L’épisode a suscité quelques tensions. Le 31 janvier, une séance en plénière a ainsi donné lieu à une explication de texte entre Bictogo et un député proche de Soumahoro qui lui reprochait d’avoir convoqué cette même séance. En somme, de vouloir organiser un petit coup d’État parlementaire.
« Soumahoro ne voulait pas que Bictogo le remplace. Alassane Ouattara a dû lui mettre la pression pour qu’il accepte. Fidèle Sarassoro s’est même rendu à son domicile pour lui faire signer la lettre d’intérim », assure une source à Jeune Afrique.
C’est en réalité la deuxième fois que l’intérim est confié à Adama Bictogo. Soumahoro lui avait déjà laissé son poste de mi-avril à juin 2021. À l’époque aussi, il avait rechigné, estimant que cette charge devait revenir au doyen des vice-présidents, Mamadou Diawara.
Diawara, le frustré de la Chambre basse
Malgré ces tensions, Bictogo a ensuite assuré un remplacement officieux du fait de l’état de santé de Soumahoro, présidant des séances convoquées par ce dernier, ce qui avait irrité le même Diawara. C’est notamment lui qui, à la fin de l’année, a mené les travaux pour l’examen du budget 2022 et du Programme national de développement (PND). Mais il ne pouvait pas, sans être officiellement président par intérim, prendre certaines décisions importantes sur le fonctionnement de l’Assemblée.

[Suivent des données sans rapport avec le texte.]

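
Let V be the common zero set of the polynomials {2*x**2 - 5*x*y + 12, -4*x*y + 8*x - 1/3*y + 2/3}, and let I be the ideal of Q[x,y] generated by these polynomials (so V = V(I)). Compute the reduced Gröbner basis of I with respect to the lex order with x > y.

Buchberger's algorithm terminates because the ascending chain of leading-term ideals stabilizes.

f_1 = 2*x**2 - 5*x*y + 12, LT = x**2.
f_2 = -4*x*y + 8*x - 1/3*y + 2/3, LT = x*y.

S(f_1,f_2): lcm = x**2*y. S = 2*x**2 - 5/2*x*y**2 - 1/12*x*y + 1/6*x + 6*y.
  leading term x**2: subtract (1)·f_1 from 2*x**2 - 5/2*x*y**2 - 1/12*x*y + 1/6*x + 6*y → -5/2*x*y**2 + 59/12*x*y + 1/6*x + 6*y - 12
  leading term x*y**2: subtract (5/8*y)·f_2 from -5/2*x*y**2 + 59/12*x*y + 1/6*x + 6*y - 12 → -1/12*x*y + 1/6*x + 5/24*y**2 + 67/12*y - 12
  leading term x*y: subtract (1/48)·f_2 from -1/12*x*y + 1/6*x + 5/24*y**2 + 67/12*y - 12 → 5/24*y**2 + 805/144*y - 865/72
  leading term y**2: no divisor's leading term divides it; move 5/24*y**2 to the remainder.
  leading term y: no divisor's leading term divides it; move 805/144*y to the remainder.
  leading term 1: no divisor's leading term divides it; move -865/72 to the remainder.
  remainder 5/24*y**2 + 805/144*y - 865/72 ≠ 0; add g_3 = 5/24*y**2 + 805/144*y - 865/72 to the basis.

S(f_1,g_3): leading monomials are coprime, so the S-polynomial reduces to 0 (Buchberger's first criterion).
S(f_2,g_3): lcm = x*y**2. S = -173/6*x*y + 173/3*x + 1/12*y**2 - 1/6*y.
  leading term x*y: subtract (173/24)·f_2 from -173/6*x*y + 173/3*x + 1/12*y**2 - 1/6*y → 1/12*y**2 + 161/72*y - 173/36
  leading term y**2: subtract (2/5)·g_3 from 1/12*y**2 + 161/72*y - 173/36 → 0
  remainder 0.

Every S-polynomial of the final basis reduces to 0, so we have a Gröbner basis.

G = {x**2 - 5*x + 5/24*y + 67/12, x*y - 2*x + 1/12*y - 1/6, y**2 + 161/6*y - 173/3}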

Avant même la mort du titulaire du poste, la guerre de succession semble donc avoir déjà commencé depuis belle lurette entre Bictogo et Diawara. Elle sera encore plus rude et sans pitié entre les deux vices-présidents issue du parti présidentiel, le RHDP où le dernier mot revient toujours à son président d’honneur, le chef de l’Etat Alassane Ouattara.
La Côte d’Ivoire a été plusieurs fois endeuillée par les disparitions de responsables politiques ces dernières années.
En juillet 2020, le Premier ministre Amadou Gon Coulibaly est décédé des suites de problèmes cardiaques. Son successeur, Hamed Bakayoko est mort en mars 2021 d’un cancer foudroyant.